Are you watching more/ less/ same of the IPL as last year?
In Week 1 itself, 27% respondents said they were watching less of the League. This had climbed to 32% in Week 2. By Week 3 there were 38% who said they were watching less of the IPL.
Subsequent reportage of BARC data on viewership of IPL seems to bear out the feedback. An average of 105 million unique viewers watched 17 matches in the ﬁrst two weeks of IPL 2021, registering a dip of 9.5% over last year. In 2020, an average of 116 million unique viewers watched 14 matches in the ﬁrst two weeks of the league. So, the research ﬁndings are in sync with those of actual viewership data.
Do you remember ads and celebrities from the IPL telecast?
Ad recall for the IPL remained exceedingly good. So was the recall of celebrities. IIHB last week separately published a report on Brand & Celebrity Recall at the IPL. MS Dhoni and Ranveer Singh topped the recall.
Given the current mood, do the ads on IPL attract you? Would you buy the brands being sold?
The biggest dip in the entire survey was noticed in response to this subject.
84% respondents said they loved the ads and would buy the brands in Week 1. Support remained nearly constant at 79%. But plummeted in Week 3 to just 52%, a notch above the half way mark.

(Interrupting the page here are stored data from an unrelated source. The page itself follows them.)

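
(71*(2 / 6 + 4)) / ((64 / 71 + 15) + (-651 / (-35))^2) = 126025 / 148224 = 0.85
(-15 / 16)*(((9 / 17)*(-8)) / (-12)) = -45 / 136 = -0.33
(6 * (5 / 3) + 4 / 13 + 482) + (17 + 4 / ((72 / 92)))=60187 / 117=514.42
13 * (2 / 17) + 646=11008 / 17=647.53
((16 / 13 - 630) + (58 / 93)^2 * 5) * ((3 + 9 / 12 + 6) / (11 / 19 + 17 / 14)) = -4686804689 / 1375191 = -3408.11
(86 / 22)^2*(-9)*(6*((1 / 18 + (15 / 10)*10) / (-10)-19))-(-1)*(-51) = 20412267 / 1210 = 16869.64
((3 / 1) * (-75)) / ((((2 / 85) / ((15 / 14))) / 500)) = -35859375 / 7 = -5122767.86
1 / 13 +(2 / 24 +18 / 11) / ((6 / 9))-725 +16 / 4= -821785 / 1144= -718.34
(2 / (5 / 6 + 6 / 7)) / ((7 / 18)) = 216 / 71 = 3.04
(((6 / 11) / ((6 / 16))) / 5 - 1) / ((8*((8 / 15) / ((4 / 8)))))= -0.08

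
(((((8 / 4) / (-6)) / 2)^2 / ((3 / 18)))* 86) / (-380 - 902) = -0.01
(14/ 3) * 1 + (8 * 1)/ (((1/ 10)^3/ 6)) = 144014/ 3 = 48004.67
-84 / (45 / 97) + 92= -1336 / 15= -89.07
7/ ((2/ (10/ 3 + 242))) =2576/ 3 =858.67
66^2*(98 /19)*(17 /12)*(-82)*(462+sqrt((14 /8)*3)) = -22910652072 /19 - 24795078*sqrt(21) /19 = -1211804073.36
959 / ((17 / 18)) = 17262 / 17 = 1015.41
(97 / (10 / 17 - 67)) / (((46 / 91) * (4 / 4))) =-150059 / 51934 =-2.89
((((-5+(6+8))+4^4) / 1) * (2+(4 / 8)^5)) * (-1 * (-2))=17225 / 16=1076.56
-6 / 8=-0.75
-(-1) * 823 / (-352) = -823 / 352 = -2.34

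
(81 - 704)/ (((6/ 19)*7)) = -1691/ 6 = -281.83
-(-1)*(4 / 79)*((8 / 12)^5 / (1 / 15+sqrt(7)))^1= -320 / 5036013+1600*sqrt(7) / 1678671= 0.00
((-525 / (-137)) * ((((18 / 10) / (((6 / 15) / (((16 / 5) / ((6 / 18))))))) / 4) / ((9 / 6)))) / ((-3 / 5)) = -6300 / 137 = -45.99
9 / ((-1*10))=-9 / 10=-0.90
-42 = -42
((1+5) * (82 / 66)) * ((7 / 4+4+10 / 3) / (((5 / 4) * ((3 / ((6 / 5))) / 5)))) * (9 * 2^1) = 107256 / 55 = 1950.11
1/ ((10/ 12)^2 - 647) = -36/ 23267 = -0.00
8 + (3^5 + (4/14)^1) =251.29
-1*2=-2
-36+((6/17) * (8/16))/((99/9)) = -6729/187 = -35.98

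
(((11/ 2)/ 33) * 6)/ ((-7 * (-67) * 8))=1/ 3752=0.00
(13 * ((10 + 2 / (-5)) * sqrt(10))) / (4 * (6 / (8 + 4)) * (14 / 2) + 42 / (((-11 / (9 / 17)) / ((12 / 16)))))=233376 * sqrt(10) / 23345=31.61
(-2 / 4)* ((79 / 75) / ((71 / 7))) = -553 / 10650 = -0.05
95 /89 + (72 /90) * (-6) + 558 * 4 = 991579 /445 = 2228.27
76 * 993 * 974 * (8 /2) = 294023328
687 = 687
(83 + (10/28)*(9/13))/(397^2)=15151/28684838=0.00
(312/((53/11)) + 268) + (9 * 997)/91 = 2080445/4823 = 431.36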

The important inference from this feedback could be that if the IPL had not been suspended, brands continuing to advertise on IPL may actually have started to hurt. The medium really is the message. The cancellation of IPL may therefore turn out to be a blessing for brands who were advertising on it, provided they can in some way manage to pull out of the deal or postpone their releases.
If IPL were to be cancelled, would you miss the game?
This question was asked all three weeks, and much before the announcement of the suspension. 81% had said ‘yes’ in Week 1. Dropped to 72% in Week 2. Actually dipped to 49% in Week 3. Viewers were starting to get wary of the IPL.
“Consumers are very perceptive. They are also very sensitive. Somehow there was growing discontent with the IPL … it was seen to be an extravaganza of greed … so much death and devastation all around but fat cat players romping around hitting sixes. Not a single black band of sympathy or support … that may have reduced the anti-sentiment somewhat,” said Dr Sandeep Goyal, Chief Mentor of IIHB.
Navonil Chatterjee, who heads the recently set up Rediffusion Consumer Lab (Red Lab), added here, “Sentiment analysis always gives you early warning signals. It is then for you to pick up the signals and either act on them or ignore them.”